お寺で祈願するときにも、内容を伝える順番はあります。住所・氏名・内容を伝えます。神社での願い事は、もともとは故人の願い事ではなく、国家の安全・自然環境が穏やかで五穀豊穣などの、すべての人に対する願い事でした。

お墓の歴史

亡くなった人を埋葬するという考え方は縄文時代からありました。死というものが恐ろしいものというイメージだったのが、弥生時代になり副葬品を入れる習慣が出来、恐怖から再生への信仰が芽生えました。近世に入り、お寺の中にお墓がつくられ庶民にも広がりを見せました。

お墓へのお参りの仕方

お墓へのお参りの時期に特に決まりはありませんが、日本の慣習として、お盆と年末年始などの節目と、命日に行われることが多くあります。
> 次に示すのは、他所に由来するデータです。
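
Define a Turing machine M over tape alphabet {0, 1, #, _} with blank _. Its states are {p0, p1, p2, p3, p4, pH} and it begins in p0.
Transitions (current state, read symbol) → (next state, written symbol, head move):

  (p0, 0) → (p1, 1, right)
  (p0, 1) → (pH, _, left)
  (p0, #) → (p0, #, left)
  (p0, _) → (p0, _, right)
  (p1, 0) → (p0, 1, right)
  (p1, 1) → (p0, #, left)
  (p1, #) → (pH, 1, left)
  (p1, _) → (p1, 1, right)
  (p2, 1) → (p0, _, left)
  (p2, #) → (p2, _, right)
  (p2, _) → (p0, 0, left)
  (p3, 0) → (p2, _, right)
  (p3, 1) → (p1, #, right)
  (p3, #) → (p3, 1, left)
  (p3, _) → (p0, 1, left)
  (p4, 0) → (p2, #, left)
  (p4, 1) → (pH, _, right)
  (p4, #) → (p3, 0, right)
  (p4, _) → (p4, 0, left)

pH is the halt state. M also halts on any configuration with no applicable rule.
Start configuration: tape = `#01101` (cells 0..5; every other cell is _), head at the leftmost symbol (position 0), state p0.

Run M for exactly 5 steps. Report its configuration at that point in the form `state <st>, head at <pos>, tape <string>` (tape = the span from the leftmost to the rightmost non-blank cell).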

信じている宗教によってもお墓参りの仕方は変わりますが、大まかな順番などは同じです。

お墓のお参りの作法

お墓がお寺などにある場合、お参りの前にお参りをしてから、手を洗って清めてからお墓に向かいます。お墓に向かって1礼してから周りの掃除を軽くして、墓石の汚れを流します。お花などが枯れていたら取り換えます。合唱をして近況を報告します。

お詣りの作法

お詣りは神社に使われる言葉であり、神様へご挨拶などに行くときに使われる言葉です。お寺へのお詣りの仕方をご紹介します。

神社のお詣りの作法

神社

神社へお詣りに行くときに気を付けることは、参道の真ん中を歩かないことです。鳥居をくぐる前に帽子をとり、お辞儀をしてから入ります。手水舎で手と口を清めてから、参拝へ向かいます。軽く頭を下げ、お賽銭を音を立てて入れ、鈴を鳴らします。2礼2拍手1礼します。

手水舎の作法

右手で柄杓に水をすくい左手を清め、左手に柄杓を持ち右手を清めます。右手で持ち、左手に水をうけて口を清めます。柄杓を立てにし、持ち手を清めます。ポイントとしては、1杯分ですべて終わらせることです。くり返し水をすくうのはマナー違反になります。

2礼2拍手1礼の理由

出雲大社では2礼2拍手1礼ではなく、2礼4拍手1礼をします。4は通常「死」に通じるので縁起が悪いとされますが、これは幸せを呼び込むための4であり、縁起がいいと伝えられています。2礼2拍手1礼は神様という目上で神聖な存在へ敬意を表し願い事をする前のあいさつです。

お参りとお詣りのまとめ

おてら

どちらも同じ読み方をしますが、それぞれに意味が違います。どちらも日本人がお寺や神社と近くあったことを示す漢字です。違いを楽しんで、お寺や神社に改めて足を運んでみませんか?